I attended a private Christian school where I was one of 3 Jews from grades 7-12, so religion was not a topic I would discuss with many people, though I did guest lecture in the religion classes every year. My religious identity was one that was well-hidden at school, especially when people were trying to convert me at least once a week.
Around certain friends I was able to truly be myself and talk about world events, gossip, fashion, or anything else that I am interested in. When I was with certain other people, I felt that I had to hide the fact that I am an intellectual, a major part of my own identity.

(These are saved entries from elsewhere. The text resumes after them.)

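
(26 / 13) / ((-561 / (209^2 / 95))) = -418/255 = -1.64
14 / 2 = 7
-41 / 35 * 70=-82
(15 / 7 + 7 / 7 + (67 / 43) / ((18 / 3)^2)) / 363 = 34525/3933468 = 0.01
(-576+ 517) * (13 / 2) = -767/2 = -383.50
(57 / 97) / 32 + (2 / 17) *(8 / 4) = 13385/52768 = 0.25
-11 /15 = -0.73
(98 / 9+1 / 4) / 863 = 401/31068 = 0.01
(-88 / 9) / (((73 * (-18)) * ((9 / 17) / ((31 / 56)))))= 5797/745038 = 0.01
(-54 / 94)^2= 729/2209 = 0.33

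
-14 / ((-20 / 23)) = 161/10 = 16.10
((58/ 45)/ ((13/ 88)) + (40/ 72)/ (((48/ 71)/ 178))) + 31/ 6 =2248711/14040 = 160.16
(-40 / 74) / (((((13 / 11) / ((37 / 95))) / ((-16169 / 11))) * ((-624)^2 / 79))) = 67229/1265472 = 0.05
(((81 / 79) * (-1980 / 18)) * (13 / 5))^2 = 536663556/6241 = 85989.99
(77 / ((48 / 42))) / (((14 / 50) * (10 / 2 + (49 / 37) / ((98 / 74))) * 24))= 1925/1152 = 1.67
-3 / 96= -1/32 = -0.03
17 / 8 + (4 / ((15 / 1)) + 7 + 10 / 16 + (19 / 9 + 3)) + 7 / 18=931/60 = 15.52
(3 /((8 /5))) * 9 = 135/8 = 16.88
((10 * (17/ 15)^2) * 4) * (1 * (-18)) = -4624/5 = -924.80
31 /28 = 1.11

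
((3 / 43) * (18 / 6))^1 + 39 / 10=1767/430 = 4.11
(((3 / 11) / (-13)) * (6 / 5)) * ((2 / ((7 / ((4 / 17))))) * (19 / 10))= -1368/425425 = 0.00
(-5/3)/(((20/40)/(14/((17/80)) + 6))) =-12220/51 = -239.61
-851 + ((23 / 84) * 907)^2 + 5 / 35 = 60824.50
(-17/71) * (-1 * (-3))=-51/71 = -0.72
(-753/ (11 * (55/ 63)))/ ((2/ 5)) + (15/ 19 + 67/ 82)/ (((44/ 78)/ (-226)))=-79146456/94259 = -839.67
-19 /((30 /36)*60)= -19/50 = -0.38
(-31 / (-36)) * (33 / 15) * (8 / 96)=341/2160 = 0.16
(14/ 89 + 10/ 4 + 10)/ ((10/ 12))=6759/445 = 15.19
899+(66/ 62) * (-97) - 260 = 16608/31 = 535.74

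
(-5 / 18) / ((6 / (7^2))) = -245/108 = -2.27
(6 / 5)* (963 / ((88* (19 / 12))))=8667/1045 = 8.29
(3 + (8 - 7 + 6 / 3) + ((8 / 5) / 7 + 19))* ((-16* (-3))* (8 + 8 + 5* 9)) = 2585424/35 = 73869.26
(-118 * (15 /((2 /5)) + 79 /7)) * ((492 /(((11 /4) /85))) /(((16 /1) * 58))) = -421305135/4466 = -94336.13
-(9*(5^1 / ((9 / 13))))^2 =-4225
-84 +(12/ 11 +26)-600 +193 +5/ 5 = -462.91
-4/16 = -1/4 = -0.25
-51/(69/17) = -289/23 = -12.57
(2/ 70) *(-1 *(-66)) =66/35 = 1.89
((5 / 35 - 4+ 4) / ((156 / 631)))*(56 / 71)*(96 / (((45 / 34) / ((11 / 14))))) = 7551808/290745 = 25.97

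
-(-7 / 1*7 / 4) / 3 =49/12 = 4.08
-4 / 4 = -1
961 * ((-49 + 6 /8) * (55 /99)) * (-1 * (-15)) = -4636825/12 = -386402.08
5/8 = 0.62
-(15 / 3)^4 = -625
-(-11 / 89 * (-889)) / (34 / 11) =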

At home, I still hid various aspects of my identity. Since my father died in 2006, I have had to hide aspects of my identity that are attributed to him in order to not upset my mother. Other aspects that I didn't reveal to my mother included political identity (since she is conservative), true religious identity (she converted and I am much more religious than she is), and cultural identity (music, movies), though we do share a love of literature.
At college, I feel that my identity is still forming. It is true that your identity is influenced by the people around you- my mother has even commented on certain mannerisms of mine that have changed since arriving here. I am still deciding which aspects to reveal and which ones to keep hidden, though I feel that I am becoming much more comfortable with who I truly am.
Identity is influenced by those around you but also by yourself. You decide how you want to be perceived, though you cannot always control other people's perceptions. It is important to be conscious of who you want to be and think about how you are perceived by others. In high school, I was an outsider, a Jew who was not a fan of the South. Here, I feel that I am welcomed for who I actually am.